This excerpt taken from the JVA DEF 14A filed Feb 26, 2009.
COMPENSATION DECISION-MAKING POLICIES AND PROCEDURES.
Decision-Making and Policy-Making. As an American Stock Exchange listed company, we must observe governance standards that require executive officer compensation decisions to be made by the independent director members of our Board or by a committee of independent directors. Consistent with these requirements, our Board has established a Compensation Committee all of whose members are independent directors.
The Compensation Committee provides advice and makes recommendations to our Board in the areas of employee salaries and benefit programs. The Compensation Committee has established a formal charter. Compensation consists of three components: (1) base salary; (2) bonuses; and (3) long-term incentives (e.g., stock options, deferred compensation and fringe benefits).
The Compensation Committee generally meets at least once each year. During fiscal 2008, the Compensation Committee met one time.
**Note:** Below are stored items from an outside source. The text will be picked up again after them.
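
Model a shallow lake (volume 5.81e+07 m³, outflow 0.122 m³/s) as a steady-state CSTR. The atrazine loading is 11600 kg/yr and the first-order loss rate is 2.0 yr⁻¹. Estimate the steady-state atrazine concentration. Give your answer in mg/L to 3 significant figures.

0.0966 mg/L

Outflow Q = 0.122 m³/s × 3.156e+07 s/yr = 3.85e+06 m³/yr.
Steady-state CSTR mass balance: W = Q·C + k·V·C, so C = W/(Q + kV).
Q + kV = 3.85e+06 + 2.0·5.81e+07 = 1.201e+08 m³/yr.
C = 11600/1.201e+08 = 9.663e-05 kg/m³ = 0.09663 mg/L.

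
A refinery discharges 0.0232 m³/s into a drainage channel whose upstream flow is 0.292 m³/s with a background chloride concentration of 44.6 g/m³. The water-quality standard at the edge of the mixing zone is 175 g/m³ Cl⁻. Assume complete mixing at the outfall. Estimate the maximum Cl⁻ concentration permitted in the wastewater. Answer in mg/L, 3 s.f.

1820 mg/L

Mass balance: 175·0.3152 = 0.0232·Cₑ + 0.292·44.6.
Cₑ = (55.16 − 13.02) / 0.0232 = 1816 mg/L.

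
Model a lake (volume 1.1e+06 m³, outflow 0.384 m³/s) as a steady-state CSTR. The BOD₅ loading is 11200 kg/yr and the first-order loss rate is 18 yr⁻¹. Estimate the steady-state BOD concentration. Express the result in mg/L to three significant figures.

Outflow Q = 0.384 m³/s × 3.156e+07 s/yr = 1.212e+07 m³/yr.
Steady-state CSTR mass balance: W = Q·C + k·V·C, so C = W/(Q + kV).
Q + kV = 1.212e+07 + 18·1.1e+06 = 3.192e+07 m³/yr.
C = 11200/3.192e+07 = 0.0003509 kg/m³ = 0.3509 mg/L.

0.351 mg/L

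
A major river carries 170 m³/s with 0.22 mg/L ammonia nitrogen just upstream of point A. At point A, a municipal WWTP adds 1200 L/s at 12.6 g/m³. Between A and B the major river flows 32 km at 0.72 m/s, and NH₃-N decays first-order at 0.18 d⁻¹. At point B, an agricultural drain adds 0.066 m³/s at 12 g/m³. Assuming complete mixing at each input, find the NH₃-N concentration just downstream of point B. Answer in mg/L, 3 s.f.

1200 L/s = 1.2 m³/s.
After input A: C = (170·0.22 + 1.2·12.6) / 171.2 = 0.3068 mg/L.
Over the 32 km reach to input B (t = 4.444e+04 s = 0.5144 d), decay gives C = 0.3068·exp(−0.18·0.5144) = 0.2796 mg/L.
After input B: C = (171.2·0.2796 + 0.066·12) / 171.3 = 0.2842 mg/L.

0.284 mg/L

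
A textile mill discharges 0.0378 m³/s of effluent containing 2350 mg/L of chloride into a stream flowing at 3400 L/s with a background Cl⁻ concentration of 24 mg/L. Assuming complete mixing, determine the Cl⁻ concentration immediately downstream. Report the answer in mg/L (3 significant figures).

3400 L/s = 3.4 m³/s.
By mass balance at complete mixing, C = (0.0378·2350 + 3.4·24) / (0.0378 + 3.4) = 170.4/3.438 = 49.58 mg/L.

49.6 mg/L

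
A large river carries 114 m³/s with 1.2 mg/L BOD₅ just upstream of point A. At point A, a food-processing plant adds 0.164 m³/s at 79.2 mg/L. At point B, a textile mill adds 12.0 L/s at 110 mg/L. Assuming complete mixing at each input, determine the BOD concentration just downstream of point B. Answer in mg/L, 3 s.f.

1.32 mg/L

After input A: C = (114·1.2 + 0.164·79.2) / 114.2 = 1.312 mg/L.
12.0 L/s = 0.012 m³/s.
After input B: C = (114.2·1.312 + 0.012·110) / 114.2 = 1.323 mg/L.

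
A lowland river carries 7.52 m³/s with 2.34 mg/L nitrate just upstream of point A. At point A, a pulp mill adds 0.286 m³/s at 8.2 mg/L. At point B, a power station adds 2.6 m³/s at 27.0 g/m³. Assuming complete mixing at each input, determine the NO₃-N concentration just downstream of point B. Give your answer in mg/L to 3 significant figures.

8.66 mg/L

After input A: C = (7.52·2.34 + 0.286·8.2) / 7.806 = 2.555 mg/L.
After input B: C = (7.806·2.555 + 2.6·27) / 10.41 = 8.663 mg/L.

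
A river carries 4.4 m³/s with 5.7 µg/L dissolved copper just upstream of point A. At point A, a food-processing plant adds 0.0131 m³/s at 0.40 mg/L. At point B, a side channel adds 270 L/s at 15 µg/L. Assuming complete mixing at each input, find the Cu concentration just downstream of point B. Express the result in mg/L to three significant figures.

5.7 µg/L = 0.0057 mg/L.
After input A: C = (4.4·0.0057 + 0.0131·0.4) / 4.413 = 0.00687 mg/L.
270 L/s = 0.27 m³/s.
15 µg/L = 0.015 mg/L.
After input B: C = (4.413·0.00687 + 0.27·0.015) / 4.683 = 0.007339 mg/L.

0.00734 mg/L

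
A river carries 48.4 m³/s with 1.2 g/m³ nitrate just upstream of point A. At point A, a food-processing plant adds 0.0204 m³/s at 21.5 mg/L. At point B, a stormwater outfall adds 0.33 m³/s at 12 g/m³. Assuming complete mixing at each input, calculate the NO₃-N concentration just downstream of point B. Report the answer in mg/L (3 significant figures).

After input A: C = (48.4·1.2 + 0.0204·21.5) / 48.42 = 1.209 mg/L.
After input B: C = (48.42·1.209 + 0.33·12) / 48.75 = 1.282 mg/L.

1.28 mg/L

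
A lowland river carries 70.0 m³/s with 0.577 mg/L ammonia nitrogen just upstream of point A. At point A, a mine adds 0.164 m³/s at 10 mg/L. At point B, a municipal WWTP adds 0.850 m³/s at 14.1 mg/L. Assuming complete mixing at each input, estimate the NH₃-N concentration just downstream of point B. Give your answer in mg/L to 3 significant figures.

After input A: C = (70·0.577 + 0.164·10) / 70.16 = 0.599 mg/L.
After input B: C = (70.16·0.599 + 0.85·14.1) / 71.01 = 0.7606 mg/L.

0.761 mg/L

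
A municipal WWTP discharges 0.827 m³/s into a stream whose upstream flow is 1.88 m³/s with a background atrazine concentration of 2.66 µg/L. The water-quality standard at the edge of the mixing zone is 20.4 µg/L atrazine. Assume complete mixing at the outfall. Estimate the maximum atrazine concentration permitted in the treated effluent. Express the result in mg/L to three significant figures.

0.0607 mg/L

2.66 µg/L = 0.00266 mg/L.
20.4 µg/L = 0.0204 mg/L.
Mass balance: 0.0204·2.707 = 0.827·Cₑ + 1.88·0.00266.
Cₑ = (0.05522 − 0.005001) / 0.827 = 0.06073 mg/L.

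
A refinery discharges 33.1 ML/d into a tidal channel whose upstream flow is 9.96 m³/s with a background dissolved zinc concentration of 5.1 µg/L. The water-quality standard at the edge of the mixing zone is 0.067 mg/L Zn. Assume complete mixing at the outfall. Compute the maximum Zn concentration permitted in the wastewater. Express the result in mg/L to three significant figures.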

It considers the expectations of the Chief Executive Officer with respect to his own compensation and his recommendations with respect to the compensation of more junior executive officers, as well as empirical data on compensation practices at peer group companies. The Compensation Committee does not delegate its duties to others.
Use of Outside Advisors and Survey Data. The Compensation Committee uses its own criteria coupled with empirical peer group data to establish the chief executive officers base salary. In 2008, the peer group consisted of five coffee roasting companies. Among other things, the Compensation Committee analyzed the net sales, net income and overall executive compensation of each of the peer group companies in determining the appropriate salary levels for the chief executive officer.